Gov. C.L. "Butch" Otter announced Wednesday he's once again committed to growing and improving education in Idaho as he prepares for the 2018 legislative session.
"I'm going to be going to the Legislature to structurally change exactly how we run higher education in the state of Idaho," Otter said while speaking annual conference of Associated Taxpayers of Idaho.
The popular event — attended by hundreds of lawmakers, lobbyists and top business officials — is often used by Otter and other lawmakers to highlight the upcoming policy priorities of the Republican-dominant Legislature.
Otter, however, maintained his long-held tradition of not revealing any exact details of his plans until his State of the State address to lawmakers on Jan. 8. The three term Republican is preparing to enter his final legislative session since becoming governor in 2007.
Instead, Otter only hinted at what to expect come January when lawmakers are back in Boise.
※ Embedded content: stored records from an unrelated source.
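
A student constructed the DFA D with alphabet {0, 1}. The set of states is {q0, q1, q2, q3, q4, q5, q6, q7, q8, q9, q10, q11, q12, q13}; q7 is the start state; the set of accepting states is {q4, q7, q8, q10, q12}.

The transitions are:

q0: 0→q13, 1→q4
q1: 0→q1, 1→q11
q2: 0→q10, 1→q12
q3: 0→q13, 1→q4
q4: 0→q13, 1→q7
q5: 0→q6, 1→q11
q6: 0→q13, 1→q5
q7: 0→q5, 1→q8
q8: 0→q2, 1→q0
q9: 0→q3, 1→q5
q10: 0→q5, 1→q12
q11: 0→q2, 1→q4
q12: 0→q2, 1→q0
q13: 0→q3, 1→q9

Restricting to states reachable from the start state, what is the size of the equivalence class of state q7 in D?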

This included Otter promising that his plans would help the state reach its 2010 goal of getting 60 percent of Idaho's young adults to complete a post-secondary degree or certificate by 2025.
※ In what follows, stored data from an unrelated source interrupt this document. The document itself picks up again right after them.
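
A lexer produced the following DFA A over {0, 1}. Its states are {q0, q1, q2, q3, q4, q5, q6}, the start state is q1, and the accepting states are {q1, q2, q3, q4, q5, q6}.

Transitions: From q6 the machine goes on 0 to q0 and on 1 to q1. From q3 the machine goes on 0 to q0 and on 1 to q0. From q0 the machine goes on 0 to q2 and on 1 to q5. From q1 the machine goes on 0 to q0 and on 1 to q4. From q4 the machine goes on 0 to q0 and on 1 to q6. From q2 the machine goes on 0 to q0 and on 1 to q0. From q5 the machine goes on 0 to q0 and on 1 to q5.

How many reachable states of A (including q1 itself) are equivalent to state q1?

4

First remove the unreachable states {q3}; 6 states remain.
P0 = {q1,q2,q4,q5,q6} | {q0}.
Split {q1,q2,q4,q5,q6} by δ(·,1) → {q1,q4,q5,q6} and {q2}.
The partition is now stable with 3 blocks: {q1,q4,q5,q6} | {q0} | {q2}.
The equivalence class containing q1 is {q1,q4,q5,q6}, of size 4.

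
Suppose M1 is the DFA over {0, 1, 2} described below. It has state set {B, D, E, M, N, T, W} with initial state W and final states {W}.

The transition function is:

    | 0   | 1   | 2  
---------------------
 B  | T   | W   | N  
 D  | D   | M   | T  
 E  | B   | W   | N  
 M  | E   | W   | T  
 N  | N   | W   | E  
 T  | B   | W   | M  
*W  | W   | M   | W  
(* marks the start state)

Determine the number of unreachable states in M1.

BFS from W reaches {B, E, M, N, T, W}; the 1 state(s) D are never visited.

1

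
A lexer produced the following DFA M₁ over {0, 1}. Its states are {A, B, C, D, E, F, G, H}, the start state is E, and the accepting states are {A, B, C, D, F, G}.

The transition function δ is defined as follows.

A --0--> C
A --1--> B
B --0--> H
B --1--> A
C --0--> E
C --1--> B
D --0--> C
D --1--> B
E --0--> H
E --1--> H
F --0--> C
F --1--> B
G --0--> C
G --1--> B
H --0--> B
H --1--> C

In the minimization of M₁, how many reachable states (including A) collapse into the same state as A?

1

Reachable states from the start: {A,B,C,E,H}. Unreachable: {D,F,G} — drop them.
Initial partition by acceptance: {A,B,C} | {E,H}.
Split {A,B,C} by δ(·,0) → {B,C} and {A}.
Split {B,C} by δ(·,1) → {B} and {C}.
Split {E,H} by δ(·,0) → {E} and {H}.
Stable partition: {B} | {E} | {A} | {C} | {H} — 5 equivalence classes.
State A belongs to the block {A}, which has 1 states.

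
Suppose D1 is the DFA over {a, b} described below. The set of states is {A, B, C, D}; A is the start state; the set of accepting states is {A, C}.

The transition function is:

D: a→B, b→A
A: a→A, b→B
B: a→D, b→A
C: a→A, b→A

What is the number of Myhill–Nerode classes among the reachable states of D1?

2

First remove the unreachable states {C}; 3 states remain.
Initial partition by acceptance: {A} | {B,D}.
Stable partition: {A} | {B,D} — 2 equivalence classes.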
Roughly 40 percent of Idaho's residents between the ages of 25 and 34 have completed post-secondary education.
The statistic has been incrementally decreasing since 2012 and officials were recently forced to push back their deadline of meeting the 60 percent goal from 2020 to 2025.
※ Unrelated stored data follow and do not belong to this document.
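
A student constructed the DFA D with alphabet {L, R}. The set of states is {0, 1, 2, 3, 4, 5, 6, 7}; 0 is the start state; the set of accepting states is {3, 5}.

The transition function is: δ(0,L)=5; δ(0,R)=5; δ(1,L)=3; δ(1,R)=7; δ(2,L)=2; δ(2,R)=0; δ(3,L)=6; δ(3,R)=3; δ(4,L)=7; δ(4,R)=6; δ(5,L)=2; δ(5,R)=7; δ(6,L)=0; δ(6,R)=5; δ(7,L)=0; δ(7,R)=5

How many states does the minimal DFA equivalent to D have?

States {1,3,4,6} cannot be reached from the start state, so discard them.
P0 = {5} | {0,2,7}.
Split {0,2,7} by δ(·,L) → {2,7} and {0}.
Refine {2,7} on symbol L: members go to different blocks, giving {2} and {7}.
No further refinement is possible. Final partition (4 blocks): {5} | {2} | {0} | {7}.

4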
Otter's turn to higher education also stems from a 35-member task force he appointed in January to study postsecondary access and completion.
The group has since submitted 12 possible changes to Otter, who has not yet weighed in on their recommendations but could do so during the State of the State address.
Idaho is currently implementing recommendations from a separate task force focused on K-12 education. In 2013, Otter created the working group after the defeat of several high-profile educational voter referendums — supported at the time by Otter and other top elected education officials.
The task force's work eventually resulted in 20 educational reforms that are in the fifth year of execution.
This includes a multi-year effort to boost teacher pay designed to retain and attract educators.
Otter took a brief moment to step away from education to warn the audience on Wednesday he remains firmly against removing the sales tax on groceries.
Otter vetoed legislation earlier this year that would have repealed the so-called grocery tax, but it resulted in a lengthy legal battle.
The Idaho Supreme Court eventually upheld Otter's veto, but repeal supporters have vowed to renew their efforts in 2018.
"I hope we don't have to go through what we went through last year because I feel very certain that that is probably the most stable and predictable source that we have," Otter said.